It all started in 1987. As a fresh-faced 14-year-old at a private school where all the snooty, stuck-up kids just loved U2 and R.E.M., I decided I would hate both bands just on principle. But then The Joshua Tree and Document both came out in the same year, and I had to adjust my anti-herd-mentality thinking.
"With Or Without You" sucked me in to the U2verse. I recorded it off the radio onto my cassette player and nearly wore that tape out. Then came the purchase of the actual album -- actually, even though it dates me again as above, the cassette -- followed by an inevitable delving into the back catalogue. By the time Rattle And Hum was released, I was a full-blown addict.
And that was before the concerts started. My first live experience forever spoiled me: ZooTV at the old Omni in Atlanta in March 1992. Since then, as of this writing, 16 shows across six different tours have passed, including an unforgettable trip to Dublin in November 2015. That trip was also my first face-to-face meeting with several members of the atu2.com staff with whom I'd become virtual friends over the past few years. One thing led to another, and now this bio appears on the staff page! To coopt another band's signature line, what a long, strange trip it's been.
There are other details, of course. I got my Master's in Mass Communication from the University of Georgia in 1996, and lived in five different states before moving back to Athens in 2006. I am now married and have a 7-year-old son, and I have switched from a career as a sportswriter into real estate, where I've been working for a decade.

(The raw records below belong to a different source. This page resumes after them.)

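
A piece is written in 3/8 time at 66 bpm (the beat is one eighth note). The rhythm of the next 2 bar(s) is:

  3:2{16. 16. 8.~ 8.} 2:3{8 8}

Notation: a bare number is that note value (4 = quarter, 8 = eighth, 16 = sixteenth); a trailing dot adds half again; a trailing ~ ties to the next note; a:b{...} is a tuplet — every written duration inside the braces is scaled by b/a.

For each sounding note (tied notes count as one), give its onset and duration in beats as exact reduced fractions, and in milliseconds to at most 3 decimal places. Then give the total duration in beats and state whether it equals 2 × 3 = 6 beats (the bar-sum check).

1) 0.0ms=0b +454.545ms=1/2b
2) 454.545ms=1/2b +454.545ms=1/2b
3) 909.091ms=1b +1818.182ms=2b
4) 2727.273ms=3b +1363.636ms=3/2b
5) 4090.909ms=9/2b +1363.636ms=3/2b
Σ=6b of 6 (66bpm 3/8) — PASS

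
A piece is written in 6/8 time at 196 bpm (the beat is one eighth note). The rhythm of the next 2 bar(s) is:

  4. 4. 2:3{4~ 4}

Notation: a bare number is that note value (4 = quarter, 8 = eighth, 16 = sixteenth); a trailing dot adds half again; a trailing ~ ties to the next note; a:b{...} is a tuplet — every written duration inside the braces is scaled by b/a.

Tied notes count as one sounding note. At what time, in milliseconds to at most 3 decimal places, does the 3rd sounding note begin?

note 3 onset = 6b = 1836.735ms

1. 0.0ms @ 0 + 918.367ms (3)
2. 918.367ms @ 3 + 918.367ms (3)
3. 1836.735ms @ 6 + 1836.735ms (6)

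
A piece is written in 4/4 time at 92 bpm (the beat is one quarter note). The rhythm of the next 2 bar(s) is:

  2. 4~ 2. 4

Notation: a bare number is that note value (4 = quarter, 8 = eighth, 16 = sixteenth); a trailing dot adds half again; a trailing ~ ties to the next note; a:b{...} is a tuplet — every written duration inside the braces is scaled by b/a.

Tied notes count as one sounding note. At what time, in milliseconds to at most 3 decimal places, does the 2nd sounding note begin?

note 2 onset = 3b = 1956.522ms

1. 0.0ms @ 0 + 1956.522ms (3)
2. 1956.522ms @ 3 + 2608.696ms (4)
3. 4565.217ms @ 7 + 652.174ms (1)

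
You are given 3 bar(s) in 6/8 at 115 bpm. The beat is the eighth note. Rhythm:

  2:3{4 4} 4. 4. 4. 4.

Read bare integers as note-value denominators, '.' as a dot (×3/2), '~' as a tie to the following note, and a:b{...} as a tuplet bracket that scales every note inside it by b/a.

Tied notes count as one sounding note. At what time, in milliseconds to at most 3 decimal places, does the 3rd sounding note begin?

1. 0.0ms @ 0 + 1565.217ms (3)
2. 1565.217ms @ 3 + 1565.217ms (3)
3. 3130.435ms @ 6 + 1565.217ms (3)
4. 4695.652ms @ 9 + 1565.217ms (3)
5. 6260.87ms @ 12 + 1565.217ms (3)
6. 7826.087ms @ 15 + 1565.217ms (3)

note 3 onset = 6b = 3130.435ms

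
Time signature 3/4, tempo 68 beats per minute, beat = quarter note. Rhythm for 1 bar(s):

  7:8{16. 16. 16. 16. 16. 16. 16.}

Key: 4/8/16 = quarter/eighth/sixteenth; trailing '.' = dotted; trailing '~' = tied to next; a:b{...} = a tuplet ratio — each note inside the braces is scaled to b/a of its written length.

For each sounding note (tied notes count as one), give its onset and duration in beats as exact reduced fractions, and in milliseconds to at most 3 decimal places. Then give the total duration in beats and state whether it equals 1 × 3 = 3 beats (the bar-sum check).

1) 0.0ms=0b +378.151ms=3/7b
2) 378.151ms=3/7b +378.151ms=3/7b
3) 756.303ms=6/7b +378.151ms=3/7b
4) 1134.454ms=9/7b +378.151ms=3/7b
5) 1512.605ms=12/7b +378.151ms=3/7b
6) 1890.756ms=15/7b +378.151ms=3/7b
7) 2268.908ms=18/7b +378.151ms=3/7b
Σ=3b of 3 (68bpm 3/4) — PASS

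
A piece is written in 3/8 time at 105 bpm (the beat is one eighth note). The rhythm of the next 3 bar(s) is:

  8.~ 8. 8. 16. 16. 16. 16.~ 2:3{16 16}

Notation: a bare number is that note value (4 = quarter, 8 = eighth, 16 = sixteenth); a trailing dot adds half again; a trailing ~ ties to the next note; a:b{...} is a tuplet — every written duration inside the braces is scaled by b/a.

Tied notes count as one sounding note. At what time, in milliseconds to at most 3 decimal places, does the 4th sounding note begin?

note 4 onset = 21/4b = 3000.0ms

1. 0.0ms @ 0 + 1714.286ms (3)
2. 1714.286ms @ 3 + 857.143ms (3/2)
3. 2571.429ms @ 9/2 + 428.571ms (3/4)
4. 3000.0ms @ 21/4 + 428.571ms (3/4)
5. 3428.571ms @ 6 + 428.571ms (3/4)
6. 3857.143ms @ 27/4 + 857.143ms (3/2)
7. 4714.286ms @ 33/4 + 428.571ms (3/4)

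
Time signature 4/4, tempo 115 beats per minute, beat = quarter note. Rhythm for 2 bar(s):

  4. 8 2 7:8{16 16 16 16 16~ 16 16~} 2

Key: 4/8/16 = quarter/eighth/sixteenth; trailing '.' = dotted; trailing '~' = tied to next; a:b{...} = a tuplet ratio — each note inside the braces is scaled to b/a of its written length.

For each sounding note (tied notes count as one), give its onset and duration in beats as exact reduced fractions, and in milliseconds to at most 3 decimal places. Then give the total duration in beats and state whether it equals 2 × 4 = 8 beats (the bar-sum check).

1) 0.0ms=0b +782.609ms=3/2b
2) 782.609ms=3/2b +260.87ms=1/2b
3) 1043.478ms=2b +1043.478ms=2b
4) 2086.957ms=4b +149.068ms=2/7b
5) 2236.025ms=30/7b +149.068ms=2/7b
6) 2385.093ms=32/7b +149.068ms=2/7b
7) 2534.161ms=34/7b +149.068ms=2/7b
8) 2683.23ms=36/7b +298.137ms=4/7b
9) 2981.366ms=40/7b +1192.547ms=16/7b
Σ=8b of 8 (115bpm 4/4) — PASS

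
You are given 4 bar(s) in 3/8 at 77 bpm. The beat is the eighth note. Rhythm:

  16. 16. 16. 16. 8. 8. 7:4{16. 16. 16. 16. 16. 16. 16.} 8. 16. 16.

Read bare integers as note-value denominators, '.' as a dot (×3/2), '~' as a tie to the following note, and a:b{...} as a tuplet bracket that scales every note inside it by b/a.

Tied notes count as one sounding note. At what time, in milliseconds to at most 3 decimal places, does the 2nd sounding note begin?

note 2 onset = 3/4b = 584.416ms

1. 0.0ms @ 0 + 584.416ms (3/4)
2. 584.416ms @ 3/4 + 584.416ms (3/4)
3. 1168.831ms @ 3/2 + 584.416ms (3/4)
4. 1753.247ms @ 9/4 + 584.416ms (3/4)
5. 2337.662ms @ 3 + 1168.831ms (3/2)
6. 3506.494ms @ 9/2 + 1168.831ms (3/2)
7. 4675.325ms @ 6 + 333.952ms (3/7)
8. 5009.276ms @ 45/7 + 333.952ms (3/7)
9. 5343.228ms @ 48/7 + 333.952ms (3/7)
10. 5677.18ms @ 51/7 + 333.952ms (3/7)
11. 6011.132ms @ 54/7 + 333.952ms (3/7)
12. 6345.083ms @ 57/7 + 333.952ms (3/7)
13. 6679.035ms @ 60/7 + 333.952ms (3/7)
14. 7012.987ms @ 9 + 1168.831ms (3/2)
15. 8181.818ms @ 21/2 + 584.416ms (3/4)
16. 8766.234ms @ 45/4 + 584.416ms (3/4)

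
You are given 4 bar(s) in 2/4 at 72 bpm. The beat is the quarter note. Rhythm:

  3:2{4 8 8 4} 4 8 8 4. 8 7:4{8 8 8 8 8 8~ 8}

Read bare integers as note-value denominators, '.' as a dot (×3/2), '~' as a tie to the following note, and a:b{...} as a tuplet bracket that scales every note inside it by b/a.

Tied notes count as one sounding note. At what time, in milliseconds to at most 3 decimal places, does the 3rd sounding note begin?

note 3 onset = 1b = 833.333ms

1. 0.0ms @ 0 + 555.556ms (2/3)
2. 555.556ms @ 2/3 + 277.778ms (1/3)
3. 833.333ms @ 1 + 277.778ms (1/3)
4. 1111.111ms @ 4/3 + 555.556ms (2/3)
5. 1666.667ms @ 2 + 833.333ms (1)
6. 2500.0ms @ 3 + 416.667ms (1/2)
7. 2916.667ms @ 7/2 + 416.667ms (1/2)
8. 3333.333ms @ 4 + 1250.0ms (3/2)
9. 4583.333ms @ 11/2 + 416.667ms (1/2)
10. 5000.0ms @ 6 + 238.095ms (2/7)
11. 5238.095ms @ 44/7 + 238.095ms (2/7)
12. 5476.19ms @ 46/7 + 238.095ms (2/7)
13. 5714.286ms @ 48/7 + 238.095ms (2/7)
14. 5952.381ms @ 50/7 + 238.095ms (2/7)
15. 6190.476ms @ 52/7 + 476.19ms (4/7)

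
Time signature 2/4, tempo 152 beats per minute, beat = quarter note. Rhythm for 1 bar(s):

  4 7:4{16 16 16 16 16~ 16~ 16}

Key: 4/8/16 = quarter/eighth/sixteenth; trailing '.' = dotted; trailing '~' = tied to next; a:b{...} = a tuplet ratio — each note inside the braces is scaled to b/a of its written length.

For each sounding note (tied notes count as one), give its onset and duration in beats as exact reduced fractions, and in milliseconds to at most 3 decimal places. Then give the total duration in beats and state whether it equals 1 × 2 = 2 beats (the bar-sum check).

1) 0.0ms=0b +394.737ms=1b
2) 394.737ms=1b +56.391ms=1/7b
3) 451.128ms=8/7b +56.391ms=1/7b
4) 507.519ms=9/7b +56.391ms=1/7b
5) 563.91ms=10/7b +56.391ms=1/7b
6) 620.301ms=11/7b +169.173ms=3/7b
Σ=2b of 2 (152bpm 2/4) — PASS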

But the one constant through the last 30 years, when it comes right down to it, is U2. Though I've never been fortunate enough to do more than run across the lads in passing -- Bono at his brother's restaurant in Dublin in 1994, Adam outside the O3 Arena in 2015, Edge and Larry remain near misses after a PopMart show in 1997 -- I feel like they've served as older brothers to me.
They let me know what may be coming at me just a few years down the road. They still speak to me where I am now. And, regardless of the state of the rest of my life, they have an open dialogue with me (even if it's one-sided) that lets me know it's my world, and I can change it.